Limiting access to the dinner table
You can keep dogs away from the table by not giving them any type of attention. Even negative attention, such as yelling, can cause dogs to continue begging, since this is considered reinforcement for them. The best thing you can do is ignore them, no matter how much or how loud they bark or whine. You should even avoid eye contact. Pretend that the dog is not there. Giving in only makes the problem worse, as they will only expect it again
Sometimes loud noises, such as hitting the table, stomping your feet or clapping your hands loudly, can startle dogs and get them to stop begging. However, you risk frightening them, which can cause them to fear you. Be careful with these methods, especially if your dog has anxiety problems.
Be consistent. Every time dogs beg at the table, put them in time-out. This can be a small room, an enclosed area or leashed to a couch or other furniture. The further away from the dinner table, the better. In any case, make sure that the time-out area is somewhere that is boring. This means no toys, chew or anything else they enjoy. You can put your dog in time-out for a few minutes at a time and then release. Continue the process each time begging occurs, whether it be through drooling, whining, barking, jumping or other behavior.
Diverting your dog’s attention
Keeping your dog busy while you are eating can prevent bad tableside manners. For example, you may want to keep your dog entertained with a favorite toy. A rawhide chew or a Kong toy filled with a treat can distract your dog while you and your family enjoy your meal.
Another way to distract dogs is to feed them dinner the same time you eat. You eat your food, and he eats his.
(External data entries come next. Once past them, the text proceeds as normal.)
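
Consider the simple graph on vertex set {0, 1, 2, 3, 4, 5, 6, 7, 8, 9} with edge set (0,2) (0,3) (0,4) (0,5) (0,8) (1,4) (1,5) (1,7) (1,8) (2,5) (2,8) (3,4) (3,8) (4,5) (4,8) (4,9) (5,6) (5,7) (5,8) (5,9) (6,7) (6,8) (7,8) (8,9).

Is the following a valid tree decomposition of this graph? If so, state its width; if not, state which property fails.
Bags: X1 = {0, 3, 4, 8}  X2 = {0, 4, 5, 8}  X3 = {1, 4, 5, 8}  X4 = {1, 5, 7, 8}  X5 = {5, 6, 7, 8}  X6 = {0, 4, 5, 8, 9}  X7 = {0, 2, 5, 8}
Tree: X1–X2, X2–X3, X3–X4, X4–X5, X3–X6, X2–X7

No — bags containing vertex 0 are not connected in the tree.

A tree decomposition must satisfy three properties: every vertex lies in some bag; for every edge, both endpoints lie together in some bag; and for every vertex, the bags containing it form a connected subtree. Here bags containing vertex 0 are not connected in the tree, so the decomposition is invalid.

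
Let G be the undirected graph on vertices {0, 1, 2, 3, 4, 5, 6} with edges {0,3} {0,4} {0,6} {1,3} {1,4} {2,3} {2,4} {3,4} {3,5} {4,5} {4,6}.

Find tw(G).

2

A width-2 tree decomposition is:
Bags: B1 = {0, 3, 4}  B2 = {0, 4, 6}  B3 = {2, 3, 4}  B4 = {3, 4, 5}  B5 = {1, 3, 4}
Tree: B1–B2, B1–B3, B1–B4, B4–B5
Every bag has size at most 3, so the width is 3 − 1 = 2 and tw(G) ≤ 2. On the other hand G contains the 3-clique {0, 3, 4}. A clique must lie in a single bag of any decomposition, so no decomposition can have width below 2. Combining the bounds, tw(G) = 2.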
He will be focusing on his food while you are eating, and he will not be so hungry by the time he is done with his food, reducing the chance of begging.
If your dog is crate-trained, you can put him in his crate while you eat. If he is not used to being confined, try putting him in another room while you eat.
Another trick to try is to take your dog for a walk or let him play outside before dinner time. He will be so tired that he will want to lie down and rest instead of begging. A tired dog behaves better than one that is hyperactive and full of energy.
Here are some tips to keep your training on track so you get desired results:
- Make sure everyone in the family and dinner guests understand that the dog is to get no food from the dinner table. A child giving your dog a piece of meat may ruin all the hard work you did up to that point.
- Never lay your hand on your dog for begging. Hitting your dog may cause him or fear you or lead to behavioral problems, such as aggression.
- Be patient. Do not expect overnight results. Many dogs are food-motivated, so it will take consistent training in order to stop the begging. You should see significant results within several weeks.